The violence stems from alleged wide-spread electoral fraud during last week’s election that gave the leftists key victories in municipal elections including races for key posts such as the Managua mayorship.  Since the more conservative Constitutional Liberal Party have called for rule of law and transparency in the electoral processes, and refuses to give any ground to the Sandinistas, the Sandinista leaders have called on supporters to take to the streets and, if necessary, intimidate opposition supporters until they give up. 

Daniel Ortega’s Nicaragua has been lurching left ever since Ortega was elected President with about 38% of the vote in 2006.  For Ortega, the Sandinistas return to power has always been about continuing the Sandinista Revolution he was forced to give up during the Cold War.  

With regards to the Western Hemisphere, Ortega works against the United States at every turn.  He has allied Nicaragua with Communist Cuba, Socialist Venezuela, and their supporters throughout the Americas and the world.  Ortega rolled out the red carpet for Iran, a state sponsor of terrorism.  He supports regional terrorist groups such as Colombia’s FARC.  Earlier this year he severed diplomatic relations with Colombia because he was upset that Colombia won a decisive victory against FARC terrorists.  He has also sided with Russia and China on various key issues.  

In Nicaragua, the Ortega wing of the Sandinista Party is eroding Nicaraguan democracy, rule of law, and free market enterprise.  The recent electoral violence is par for the course: what you cannot take by law, you take by force.  It has become harder to conduct business in Nicaragua ever since the Sandinista barely won in 2006.  Private property is start to come under attack, again.  

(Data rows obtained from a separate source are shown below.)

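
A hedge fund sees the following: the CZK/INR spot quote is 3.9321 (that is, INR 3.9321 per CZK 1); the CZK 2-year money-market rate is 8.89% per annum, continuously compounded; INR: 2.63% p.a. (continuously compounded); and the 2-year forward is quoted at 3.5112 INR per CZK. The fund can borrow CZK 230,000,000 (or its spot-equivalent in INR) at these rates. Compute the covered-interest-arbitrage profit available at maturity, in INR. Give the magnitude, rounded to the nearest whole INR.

INR 11,492,412

T = 2 years.
Route A — deposit CZK, sell forward: 230,000,000 × 1.19458638007 × 3.5112 = INR 964,719,290.47.
Route B — convert at spot, deposit INR: 230,000,000 × 3.9321 × 1.0540079576 = INR 953,226,878.72.
The quoted forward overvalues CZK, so borrow INR, buy CZK at spot, deposit the CZK at 8.89%, and sell the proceeds forward at 3.5112.
Arbitrage profit = |964,719,290.47 − 953,226,878.72| = INR 11,492,412.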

Individuals and groups whose human rights were violated by the Sandinistas during the Cold War have been blocked from Nicaraguan courts.  Just ask the Miskito Indians who, to this day, still seek justice for crimes committed against them. What crimes?  Supporting the opposition against the Sandinistas during the Cold War. 

These and many other examples of Sandinista leadership make a clear case for starting to curtail U.S. assistance to Nicaragua.  U.S. taxpayers are generous, but not dumb.  If you want to take money from the U.S., you will need to be held accountable for your actions.

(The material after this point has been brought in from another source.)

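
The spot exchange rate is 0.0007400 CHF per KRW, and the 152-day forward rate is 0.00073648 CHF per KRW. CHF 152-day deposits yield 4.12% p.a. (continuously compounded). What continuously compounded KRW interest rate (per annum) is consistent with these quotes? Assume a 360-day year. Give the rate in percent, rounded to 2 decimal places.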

U.S. law states that “[t]he successful transition of a developing country is dependent upon the quality of its economic and governance institutions. Rule of law, mechanisms of accountability and transparency, security of person, property, and investments, are but a few of the critical governance and economic reforms that underpin the sustainability of broad-based economic growth.” 22 USC 2151-1(b)(17)  

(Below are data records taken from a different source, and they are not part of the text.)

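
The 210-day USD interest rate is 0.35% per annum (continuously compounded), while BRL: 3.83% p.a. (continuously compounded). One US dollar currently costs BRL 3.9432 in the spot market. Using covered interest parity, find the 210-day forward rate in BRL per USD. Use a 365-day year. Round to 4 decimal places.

4.0229

T = 210/365 years.
BRL growth factor: e^(0.0383×210/365) = 1.0222802.
USD accumulates by e^(0.0035×210/365) = 1.0020157.
Forward (BRL per USD) = 3.9432 × 1.0222802 / 1.0020157 = 4.022946.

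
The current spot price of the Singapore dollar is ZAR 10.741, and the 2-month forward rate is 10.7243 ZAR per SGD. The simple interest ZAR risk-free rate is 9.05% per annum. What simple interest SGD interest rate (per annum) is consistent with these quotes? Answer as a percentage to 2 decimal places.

T = 2/12 years.
F/S = 10.7243/10.741 = 0.9984452 = (growth of ZAR) / (growth of SGD).
The ZAR side grows by 1 + 0.0905×2/12 = 1.0150833.
So the SGD growth factor = 1.016664.
r = (1.016664 − 1)/(2/12) = 0.099984 → 10.00%.

10.00%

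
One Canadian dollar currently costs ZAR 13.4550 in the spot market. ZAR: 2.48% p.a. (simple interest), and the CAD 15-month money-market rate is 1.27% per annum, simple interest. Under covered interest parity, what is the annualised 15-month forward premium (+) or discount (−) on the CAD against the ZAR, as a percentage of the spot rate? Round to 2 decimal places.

T = 15/12 years.
No-arbitrage forward: 13.455 × 1.031000 / 1.015875 = 13.6553267 ZAR/CAD.
(F − S)/S ÷ T = (13.6553267 − 13.455)/13.455/(15/12) = 0.011911 → 1.19%.

+1.19%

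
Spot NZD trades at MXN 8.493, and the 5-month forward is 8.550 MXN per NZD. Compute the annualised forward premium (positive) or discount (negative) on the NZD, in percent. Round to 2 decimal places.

+1.61%

T = 5/12 years.
(F − S)/S = (8.550 − 8.493)/8.493 = 0.0067114.
×(1/T) gives 1.61% p.a.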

If you dug deeper and reviewed all of our foreign assistance laws, you would find U.S. taxpayer investments in the form of foreign assistance giving to Nicaragua have been inconsitent with our laws.  Last week, I wrote a summary of the Millennium Challenge Account and how Nicaragua had violated the terms of the agreement that conditioned the assistance.  It is just one example of many.  

Given recent events in Nicaragua, the Congress and the Administration should order a complete review of U.S. foreign assistance to Nicaragua.  As practicable, such a review should also take into account monies contributed by our allies in the region as well as in Europe.  Monies and loans by international institutions should also come under scrutiny.  Once a review is completed, a calibrated response can be crafted. 

The Ortega wing of the Sandinista Party needs to account for its misdeeds.   Through its actions it has demonstrated that it is not ready for duties of operating in a democratic and free state.  U.S. taxpayers should not be forced to underwrite what appears to be a devolution of Nicaraguan democracy, rule of law, and free enterprise.